Because of the egg wash on top, I knew they were ready when they turned nice and golden brown on top. I was totally tempted to cut right into one while it was warm, but I restrained myself. If I had done that, they might have still been a little moist in the center instead of nice and light and spongy. So it's really important to let them cool completely.
But once they are cool, I cut them in half then toasted them a bit in the oven so they got even more crispy. I used these particular buns for some smokey sloppy joes, which I will be sharing soon. Of course they would be good with burgers of all kinds, chicken breast, and anything else you want to turn into a sandwich!
- 1/4 cup buttermilk
- 1/4 cup water
- 2 tbsp sugar cup sugar (divided)
- 1 tbsp yeast
- 1 1/4 cup flour
- 3/4 cup whole wheat flour
- 1 tsp salt
- 1 egg, lightly beaten
- 3 tbsp vegetable oil
- In a small bowl, mix together water and buttermilk. Heat in the microwave for 30 seconds to a minute, or until the liquid is warm to the touch. Stir in 1 tbsp of the sugar until completely dissolved. Then stir in the yeast. Let stand for 10 minutes until yeast has fully bloomed and is foamy on top.

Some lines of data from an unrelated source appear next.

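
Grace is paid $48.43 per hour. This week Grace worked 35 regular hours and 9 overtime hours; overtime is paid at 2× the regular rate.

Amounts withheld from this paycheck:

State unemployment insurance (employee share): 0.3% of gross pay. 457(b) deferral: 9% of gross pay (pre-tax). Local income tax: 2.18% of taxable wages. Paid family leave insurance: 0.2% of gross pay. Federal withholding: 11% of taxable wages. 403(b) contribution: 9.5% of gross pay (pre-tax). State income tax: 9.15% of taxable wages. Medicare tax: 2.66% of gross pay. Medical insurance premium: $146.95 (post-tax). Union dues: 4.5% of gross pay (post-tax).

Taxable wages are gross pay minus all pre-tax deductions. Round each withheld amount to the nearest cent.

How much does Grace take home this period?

Regular pay: 35 × $48.43 = $1695.05
Overtime pay: 9 × $48.43 × 2 = $871.74
Gross pay = $1695.05 + $871.74 = $2566.79
403(b) contribution: $2566.79 × 0.095 = $243.85
457(b) deferral: $2566.79 × 0.09 = $231.01
Pre-tax total = $243.85 + $231.01 = $474.86
Taxable wages = $2566.79 − $474.86 = $2091.93
Federal withholding: $2091.93 × 0.11 = $230.11
State income tax: $2091.93 × 0.0915 = $191.41
Local income tax: $2091.93 × 0.0218 = $45.60
State unemployment insurance (employee share): $2566.79 × 0.003 = $7.70
Paid family leave insurance: $2566.79 × 0.002 = $5.13
Medicare tax: $2566.79 × 0.0266 = $68.28
Medical insurance premium: $146.95
Union dues: $2566.79 × 0.045 = $115.51
Total deductions = $243.85 + $231.01 + $230.11 + $191.41 + $45.60 + $7.70 + $5.13 + $68.28 + $146.95 + $115.51 = $1285.55
Net pay = $2566.79 − $1285.55 = $1281.24

$1281.24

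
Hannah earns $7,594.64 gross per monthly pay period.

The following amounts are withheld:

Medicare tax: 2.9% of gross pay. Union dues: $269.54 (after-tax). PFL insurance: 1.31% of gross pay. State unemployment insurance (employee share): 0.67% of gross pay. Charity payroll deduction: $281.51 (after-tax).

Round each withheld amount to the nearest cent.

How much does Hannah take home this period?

$6,672.98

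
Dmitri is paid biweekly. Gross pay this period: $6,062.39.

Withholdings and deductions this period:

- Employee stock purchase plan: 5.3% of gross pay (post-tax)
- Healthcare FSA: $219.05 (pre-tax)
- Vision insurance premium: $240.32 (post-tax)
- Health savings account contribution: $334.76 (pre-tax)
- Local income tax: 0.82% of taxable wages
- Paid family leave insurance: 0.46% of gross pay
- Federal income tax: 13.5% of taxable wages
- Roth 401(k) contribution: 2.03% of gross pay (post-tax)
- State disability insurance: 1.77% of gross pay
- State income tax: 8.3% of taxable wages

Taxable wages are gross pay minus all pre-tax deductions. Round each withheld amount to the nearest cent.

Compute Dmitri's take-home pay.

$3,442.65

Healthcare FSA: $219.05
Health savings account contribution: $334.76
Pre-tax total = $219.05 + $334.76 = $553.81
Taxable wages = $6,062.39 − $553.81 = $5,508.58
Local income tax: $5,508.58 × 0.0082 = $45.17
Federal income tax: $5,508.58 × 0.135 = $743.66
State income tax: $5,508.58 × 0.083 = $457.21
Paid family leave insurance: $6,062.39 × 0.0046 = $27.89
State disability insurance: $6,062.39 × 0.0177 = $107.30
Vision insurance premium: $240.32
Employee stock purchase plan: $6,062.39 × 0.053 = $321.31
Roth 401(k) contribution: $6,062.39 × 0.0203 = $123.07
Total deductions = $219.05 + $334.76 + $45.17 + $743.66 + $457.21 + $27.89 + $107.30 + $240.32 + $321.31 + $123.07 = $2,619.74
Net pay = $6,062.39 − $2,619.74 = $3,442.65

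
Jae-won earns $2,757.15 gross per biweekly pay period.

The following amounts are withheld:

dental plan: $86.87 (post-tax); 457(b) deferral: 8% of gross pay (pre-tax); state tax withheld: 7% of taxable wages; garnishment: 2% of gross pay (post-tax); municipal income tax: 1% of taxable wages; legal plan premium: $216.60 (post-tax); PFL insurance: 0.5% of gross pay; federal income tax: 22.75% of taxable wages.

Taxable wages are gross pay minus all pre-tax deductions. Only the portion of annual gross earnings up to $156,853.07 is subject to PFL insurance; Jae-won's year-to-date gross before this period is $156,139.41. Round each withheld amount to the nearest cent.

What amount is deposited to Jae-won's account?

$1,394.40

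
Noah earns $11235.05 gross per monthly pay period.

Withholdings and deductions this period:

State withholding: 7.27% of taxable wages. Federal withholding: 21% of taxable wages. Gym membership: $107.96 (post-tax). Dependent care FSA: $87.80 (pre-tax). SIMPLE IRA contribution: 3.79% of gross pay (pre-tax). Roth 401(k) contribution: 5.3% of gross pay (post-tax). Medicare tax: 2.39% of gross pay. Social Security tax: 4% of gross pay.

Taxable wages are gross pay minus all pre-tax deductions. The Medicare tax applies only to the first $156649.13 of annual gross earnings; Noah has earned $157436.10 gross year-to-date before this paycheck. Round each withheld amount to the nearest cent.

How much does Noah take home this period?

$6537.67

Dependent care FSA: $87.80
SIMPLE IRA contribution: $11235.05 × 0.0379 = $425.81
Pre-tax total = $87.80 + $425.81 = $513.61
Taxable wages = $11235.05 − $513.61 = $10721.44
Federal withholding: $10721.44 × 0.21 = $2251.50
State withholding: $10721.44 × 0.0727 = $779.45
Social Security tax: $11235.05 × 0.04 = $449.40
Medicare tax: annual cap $156649.13 already reached (YTD $157436.10), so $0.00
Gym membership: $107.96
Roth 401(k) contribution: $11235.05 × 0.053 = $595.46
Total deductions = $87.80 + $425.81 + $2251.50 + $779.45 + $449.40 + $0.00 + $107.96 + $595.46 = $4697.38
Net pay = $11235.05 − $4697.38 = $6537.67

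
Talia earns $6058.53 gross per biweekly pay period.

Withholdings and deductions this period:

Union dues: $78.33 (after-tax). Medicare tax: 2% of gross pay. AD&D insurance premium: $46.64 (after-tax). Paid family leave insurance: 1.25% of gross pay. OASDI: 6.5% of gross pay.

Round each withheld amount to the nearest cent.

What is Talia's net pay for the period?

Paid family leave insurance: $6058.53 × 0.0125 = $75.73
Medicare tax: $6058.53 × 0.02 = $121.17
OASDI: $6058.53 × 0.065 = $393.80
Union dues: $78.33
AD&D insurance premium: $46.64
Total deductions = $75.73 + $121.17 + $393.80 + $78.33 + $46.64 = $715.67
Net pay = $6058.53 − $715.67 = $5342.86

$5342.86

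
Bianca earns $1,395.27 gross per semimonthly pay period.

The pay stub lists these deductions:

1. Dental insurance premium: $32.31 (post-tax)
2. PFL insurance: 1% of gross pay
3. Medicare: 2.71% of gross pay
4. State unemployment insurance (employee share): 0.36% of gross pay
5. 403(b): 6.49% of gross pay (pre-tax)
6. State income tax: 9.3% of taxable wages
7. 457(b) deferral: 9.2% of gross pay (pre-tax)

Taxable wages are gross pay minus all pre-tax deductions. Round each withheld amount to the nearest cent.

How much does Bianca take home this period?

$977.87

403(b): $1,395.27 × 0.0649 = $90.55
457(b) deferral: $1,395.27 × 0.092 = $128.36
Pre-tax total = $90.55 + $128.36 = $218.91
Taxable wages = $1,395.27 − $218.91 = $1,176.36
State income tax: $1,176.36 × 0.093 = $109.40
Medicare: $1,395.27 × 0.0271 = $37.81
PFL insurance: $1,395.27 × 0.01 = $13.95
State unemployment insurance (employee share): $1,395.27 × 0.0036 = $5.02
Dental insurance premium: $32.31
Total deductions = $90.55 + $128.36 + $109.40 + $37.81 + $13.95 + $5.02 + $32.31 = $417.40
Net pay = $1,395.27 − $417.40 = $977.87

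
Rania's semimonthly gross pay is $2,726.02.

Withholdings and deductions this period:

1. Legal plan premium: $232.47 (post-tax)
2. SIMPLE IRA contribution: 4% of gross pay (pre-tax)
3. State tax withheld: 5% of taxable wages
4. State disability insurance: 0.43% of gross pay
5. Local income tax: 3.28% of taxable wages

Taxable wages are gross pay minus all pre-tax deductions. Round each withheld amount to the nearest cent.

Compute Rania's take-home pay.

$2,156.10

SIMPLE IRA contribution: $2,726.02 × 0.04 = $109.04
Taxable wages = $2,726.02 − $109.04 = $2,616.98
State tax withheld: $2,616.98 × 0.05 = $130.85
Local income tax: $2,616.98 × 0.0328 = $85.84
State disability insurance: $2,726.02 × 0.0043 = $11.72
Legal plan premium: $232.47
Total deductions = $109.04 + $130.85 + $85.84 + $11.72 + $232.47 = $569.92
Net pay = $2,726.02 − $569.92 = $2,156.10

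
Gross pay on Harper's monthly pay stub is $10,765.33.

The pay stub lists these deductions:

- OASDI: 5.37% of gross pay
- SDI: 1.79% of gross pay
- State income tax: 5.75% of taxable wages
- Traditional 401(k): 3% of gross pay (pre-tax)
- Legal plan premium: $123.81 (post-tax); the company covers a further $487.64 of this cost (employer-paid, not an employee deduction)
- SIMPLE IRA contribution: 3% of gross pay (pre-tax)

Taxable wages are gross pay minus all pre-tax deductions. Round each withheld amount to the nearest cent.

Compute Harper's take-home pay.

Traditional 401(k): $10,765.33 × 0.03 = $322.96
SIMPLE IRA contribution: $10,765.33 × 0.03 = $322.96
Pre-tax total = $322.96 + $322.96 = $645.92
Taxable wages = $10,765.33 − $645.92 = $10,119.41
State income tax: $10,119.41 × 0.0575 = $581.87
SDI: $10,765.33 × 0.0179 = $192.70
OASDI: $10,765.33 × 0.0537 = $578.10
Legal plan premium: $123.81
(Employer's $487.64 toward legal plan premium is not withheld from the employee.)
Total deductions = $322.96 + $322.96 + $581.87 + $192.70 + $578.10 + $123.81 = $2,122.40
Net pay = $10,765.33 − $2,122.40 = $8,642.93

$8,642.93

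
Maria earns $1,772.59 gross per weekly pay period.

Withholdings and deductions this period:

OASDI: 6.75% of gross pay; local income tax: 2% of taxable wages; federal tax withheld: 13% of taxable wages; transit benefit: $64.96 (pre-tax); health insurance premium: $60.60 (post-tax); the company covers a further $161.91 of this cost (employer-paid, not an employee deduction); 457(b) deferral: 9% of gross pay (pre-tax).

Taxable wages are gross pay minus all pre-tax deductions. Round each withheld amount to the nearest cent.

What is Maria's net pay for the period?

Transit benefit: $64.96
457(b) deferral: $1,772.59 × 0.09 = $159.53
Pre-tax total = $64.96 + $159.53 = $224.49
Taxable wages = $1,772.59 − $224.49 = $1,548.10
Federal tax withheld: $1,548.10 × 0.13 = $201.25
Local income tax: $1,548.10 × 0.02 = $30.96
OASDI: $1,772.59 × 0.0675 = $119.65
Health insurance premium: $60.60
(Employer's $161.91 toward health insurance premium is not withheld from the employee.)
Total deductions = $64.96 + $159.53 + $201.25 + $30.96 + $119.65 + $60.60 = $636.95
Net pay = $1,772.59 − $636.95 = $1,135.64

$1,135.64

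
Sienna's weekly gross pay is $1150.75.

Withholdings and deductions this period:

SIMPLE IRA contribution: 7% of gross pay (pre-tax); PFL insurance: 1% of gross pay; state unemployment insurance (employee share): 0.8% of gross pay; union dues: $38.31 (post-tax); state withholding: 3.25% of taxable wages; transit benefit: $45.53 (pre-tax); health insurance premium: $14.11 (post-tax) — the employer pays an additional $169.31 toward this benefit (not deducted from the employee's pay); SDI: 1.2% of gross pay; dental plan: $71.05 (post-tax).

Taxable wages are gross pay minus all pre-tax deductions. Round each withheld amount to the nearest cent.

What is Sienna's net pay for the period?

$833.37

Transit benefit: $45.53
SIMPLE IRA contribution: $1150.75 × 0.07 = $80.55
Pre-tax total = $45.53 + $80.55 = $126.08
Taxable wages = $1150.75 − $126.08 = $1024.67
State withholding: $1024.67 × 0.0325 = $33.30
State unemployment insurance (employee share): $1150.75 × 0.008 = $9.21
SDI: $1150.75 × 0.012 = $13.81
PFL insurance: $1150.75 × 0.01 = $11.51
Union dues: $38.31
Dental plan: $71.05
Health insurance premium: $14.11
(Employer's $169.31 toward health insurance premium is not withheld from the employee.)
Total deductions = $45.53 + $80.55 + $33.30 + $9.21 + $13.81 + $11.51 + $38.31 + $71.05 + $14.11 = $317.38
Net pay = $1150.75 − $317.38 = $833.37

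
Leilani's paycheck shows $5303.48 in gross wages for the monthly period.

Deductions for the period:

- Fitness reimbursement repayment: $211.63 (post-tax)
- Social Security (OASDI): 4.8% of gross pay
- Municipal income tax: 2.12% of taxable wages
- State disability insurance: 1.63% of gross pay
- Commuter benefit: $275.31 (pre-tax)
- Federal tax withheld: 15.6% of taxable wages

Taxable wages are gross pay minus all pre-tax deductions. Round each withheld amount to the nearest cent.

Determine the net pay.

$3584.53

Commuter benefit: $275.31
Taxable wages = $5303.48 − $275.31 = $5028.17
Municipal income tax: $5028.17 × 0.0212 = $106.60
Federal tax withheld: $5028.17 × 0.156 = $784.39
State disability insurance: $5303.48 × 0.0163 = $86.45
Social Security (OASDI): $5303.48 × 0.048 = $254.57
Fitness reimbursement repayment: $211.63
Total deductions = $275.31 + $106.60 + $784.39 + $86.45 + $254.57 + $211.63 = $1718.95
Net pay = $5303.48 − $1718.95 = $3584.53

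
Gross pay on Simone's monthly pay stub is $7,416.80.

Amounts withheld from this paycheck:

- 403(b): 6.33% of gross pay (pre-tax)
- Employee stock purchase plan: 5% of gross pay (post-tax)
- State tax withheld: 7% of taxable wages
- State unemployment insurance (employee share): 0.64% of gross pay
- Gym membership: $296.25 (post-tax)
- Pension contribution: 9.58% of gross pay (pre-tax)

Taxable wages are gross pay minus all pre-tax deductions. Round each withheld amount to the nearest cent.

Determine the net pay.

$5,085.65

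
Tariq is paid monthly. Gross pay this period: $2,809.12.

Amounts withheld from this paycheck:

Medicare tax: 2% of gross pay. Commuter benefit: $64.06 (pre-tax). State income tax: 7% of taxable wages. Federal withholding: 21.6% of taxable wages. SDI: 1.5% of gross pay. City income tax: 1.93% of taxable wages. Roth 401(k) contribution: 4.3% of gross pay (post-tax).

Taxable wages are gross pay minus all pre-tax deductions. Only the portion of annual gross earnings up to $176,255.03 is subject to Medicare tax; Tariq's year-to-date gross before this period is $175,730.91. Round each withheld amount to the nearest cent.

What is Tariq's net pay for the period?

$1,733.59

Commuter benefit: $64.06
Taxable wages = $2,809.12 − $64.06 = $2,745.06
City income tax: $2,745.06 × 0.0193 = $52.98
Federal withholding: $2,745.06 × 0.216 = $592.93
State income tax: $2,745.06 × 0.07 = $192.15
Medicare tax: only $176,255.03 − $175,730.91 = $524.12 of this check is subject → $524.12 × 0.02 = $10.48
SDI: $2,809.12 × 0.015 = $42.14
Roth 401(k) contribution: $2,809.12 × 0.043 = $120.79
Total deductions = $64.06 + $52.98 + $592.93 + $192.15 + $10.48 + $42.14 + $120.79 = $1,075.53
Net pay = $2,809.12 − $1,075.53 = $1,733.59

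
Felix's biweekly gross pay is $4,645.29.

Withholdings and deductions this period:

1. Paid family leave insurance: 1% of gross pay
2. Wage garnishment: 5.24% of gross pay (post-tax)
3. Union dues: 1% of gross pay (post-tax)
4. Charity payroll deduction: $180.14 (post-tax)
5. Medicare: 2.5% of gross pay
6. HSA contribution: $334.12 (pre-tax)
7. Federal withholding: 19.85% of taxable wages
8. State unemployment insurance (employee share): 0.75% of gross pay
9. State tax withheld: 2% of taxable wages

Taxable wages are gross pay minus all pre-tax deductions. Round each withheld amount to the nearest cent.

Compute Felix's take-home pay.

$2,701.76

HSA contribution: $334.12
Taxable wages = $4,645.29 − $334.12 = $4,311.17
State tax withheld: $4,311.17 × 0.02 = $86.22
Federal withholding: $4,311.17 × 0.1985 = $855.77
State unemployment insurance (employee share): $4,645.29 × 0.0075 = $34.84
Medicare: $4,645.29 × 0.025 = $116.13
Paid family leave insurance: $4,645.29 × 0.01 = $46.45
Charity payroll deduction: $180.14
Union dues: $4,645.29 × 0.01 = $46.45
Wage garnishment: $4,645.29 × 0.0524 = $243.41
Total deductions = $334.12 + $86.22 + $855.77 + $34.84 + $116.13 + $46.45 + $180.14 + $46.45 + $243.41 = $1,943.53
Net pay = $4,645.29 − $1,943.53 = $2,701.76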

- Meanwhile, mix together flours, salt, and the rest of sugar. When yeast is ready, pour yeast mixture into flour, then add about 3/4 of the whisked egg (saving some for the egg wash), and the vegetable oil.
- Mix together until everything is completely incorporated. Then, using the dough hook attachment to a stand mixer, knead the dough for about 5 minutes, until dough is slightly sticky and springs back. If the dough is too wet, add more flour 1 tbsp at a time. If dough is too dry, add water 1 tsp at a time.
- Once dough is ready, dump out onto floured surface and divide into 6 equal portions. Roll into balls and place on a baking sheet lined with parchment. Cover with a towel and let rise for 20-30 minutes.
- Meanwhile, preheat oven to 425 degrees. Mix together remaining egg and 2 tsp of water. After dough balls have risen and are approximately the desired size for your buns, brush with egg mixture then sprinkle on sesame seeds.
- Bake for 10-12 minutes until brown on top. Let cool completely before cutting or serving.